1. **Oriental Pearl Tower**: A iconic TV tower with panoramic views of the city.
2. **Shanghai Tower**: The second-tallest building in the world, offering stunning views from its observation deck.
3. **Jin Mao Tower**: A 421-meter-tall skyscraper and home to the luxurious Mandarin Oriental Hotel.
4. **The Bund**: A famous waterfront promenade lined with colonial-era buildings and stunning views of the Huangpu River.

**Historical Sites:**

1. **Yu Garden**: A classic Chinese garden with beautiful landscaping, pavilions, and koi ponds.
2. **Shanghai Museum**: A museum showcasing Chinese art, history, and culture.
3. **Xintiandi**: A charming neighborhood with traditional Shikumen architecture and modern boutiques.
4. **French Concession**: A historic neighborhood with colonial-era buildings, cafes, and restaurants.

**Nature Reserves:**

1. **Changfeng Park**: A large public park with gardens, lakes, and walking trails.
2. **Fuxing Island**: A tranquil oasis in the Huangpu River with beautiful landscaping and walking paths.
3. **Shanghai Botanical Garden**: A peaceful garden featuring various plant species and a peaceful atmosphere.

**Other Attractions:**

1. **Disney Resort Shanghai**: An amusement park with Disney-themed rides, shows, and attractions.
2. **Shanghai Grand Opera House**: A stunning opera house with performances ranging from music to dance.
3. **Shanghai Zoo**: A popular zoo with various animal species and a panda enclosure.
4. **The Shanghai Tower's Observation Deck**: For panoramic views of the city.
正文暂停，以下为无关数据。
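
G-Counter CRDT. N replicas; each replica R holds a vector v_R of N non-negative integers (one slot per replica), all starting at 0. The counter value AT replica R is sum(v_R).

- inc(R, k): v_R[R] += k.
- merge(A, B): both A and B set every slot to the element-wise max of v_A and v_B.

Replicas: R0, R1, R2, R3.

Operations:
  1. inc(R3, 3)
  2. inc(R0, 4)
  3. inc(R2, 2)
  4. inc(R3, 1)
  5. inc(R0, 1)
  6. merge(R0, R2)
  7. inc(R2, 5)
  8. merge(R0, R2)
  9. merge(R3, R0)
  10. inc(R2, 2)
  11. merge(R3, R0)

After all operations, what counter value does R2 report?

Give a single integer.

Answer: 14

Derivation:
Op 1: inc R3 by 3 -> R3=(0,0,0,3) value=3
Op 2: inc R0 by 4 -> R0=(4,0,0,0) value=4
Op 3: inc R2 by 2 -> R2=(0,0,2,0) value=2
Op 4: inc R3 by 1 -> R3=(0,0,0,4) value=4
Op 5: inc R0 by 1 -> R0=(5,0,0,0) value=5
Op 6: merge R0<->R2 -> R0=(5,0,2,0) R2=(5,0,2,0)
Op 7: inc R2 by 5 -> R2=(5,0,7,0) value=12
Op 8: merge R0<->R2 -> R0=(5,0,7,0) R2=(5,0,7,0)
Op 9: merge R3<->R0 -> R3=(5,0,7,4) R0=(5,0,7,4)
Op 10: inc R2 by 2 -> R2=(5,0,9,0) value=14
Op 11: merge R3<->R0 -> R3=(5,0,7,4) R0=(5,0,7,4)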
These are just a few of the many tourist attractions in Shanghai. Depending on your interests, there are plenty more hidden gems to explore! 😊

回答得还是很简洁而全面的。缺点就是全是英文答案，对于英文不太好的人有点吃力。对 Llama3 进行微调来支持中文是一项必须的工作。

Llama3 中文模型的现状

实际上，当 Llama3 推出以后，很多开发者在中文支持方面做了大量的工作，一大批微调的中文模型如雨后春笋般纷纷涌现。目前比较知名的中文模型有：

Unichat-llama3-Chinese（地址）：中国联通AI创新中心发布业界第一个llama3中文指令微调模型，全参数微调(非lora)，以Meta Llama 3为基础,增加中文数据进行训练,实现llama3模型高质量中文问答，模型上下文保持原生长度8K，支持长度64K版本将于后续发布。
OpenBuddy – Open Multilingual Chatbot（地址）：OpenBuddy是一个面向全球用户的强大的开放式多语言聊天机器人模型，强调对话式AI以及对英语、中文和其他语言的无缝多语言支持。
Llama3-Chinese（地址）：在500k高质量中文多轮SFT数据、100k英语多轮SFT数据和2k单轮自我认知数据上训练的大型模型，采用基于Meta的DORA和LORA+的训练方法。以Llama-3-8B为基础。
Llama3-8B-Chinese-Chat（地址）：是一个针对中文和英文用户的指令调整语言模型，具有角色扮演和工具使用等各种能力，建立在 Meta-Llama-3-8B-Instruct 模型的基础上。
Llama-3-8B-Instruct-Chinese-chat（地址）：使用 firefly-train-1.1M，moss-003-sft-data，school_math_0.25M，ruozhiba 等数据集微调的模型，基于Llama-3-8B-Instruct。
Bunny-Llama-3-8B-V（地址）：Bunny 是一系列轻量但功能强大的多模式模型。它提供多种即插即用视觉编码器，如 EVA-CLIP、SigLIP 和语言主干，包括 Llama-3-8B、Phi-1.5、StableLM-2、Qwen1.5、MiniCPM 和 Phi-2。为了弥补模型大小的减小，通过从更广泛的数据源中进行精选来构建信息更丰富的训练数据。
llava-llama-3-8b-v1_1（地址）：llava-llama-3-8b-v1_1 是一个 LLaVA 模型，由XTuner使用ShareGPT4V-PT和InternVL-SFT从meta-llama/Meta-Llama-3-8B-Instruct和CLIP-ViT-Large-patch14-336进行微调。
。。。

还有很多新的模型就不一一列举了，想要尝试这些模型可以直接部署试用。本文则探讨如何使用 Llama-Factory 对 Llama3 进行中文微调的具体过程，并通过 Ollama 本地部署中文微调的 Llama3 模型，打造属于自己的个性化的 Llama3 LLM 。

使用 Llama-Factory 对 Llama3 进行中文微调

LLaMA-Factory 是一个开源项目，它提供了一套全面的工具和脚本，用于微调、服务和基准测试 LLaMA 模型。LLaMA（大型语言模型自适应）是 Meta AI 开发的一组基础语言模型，在各种自然语言任务上表现出色。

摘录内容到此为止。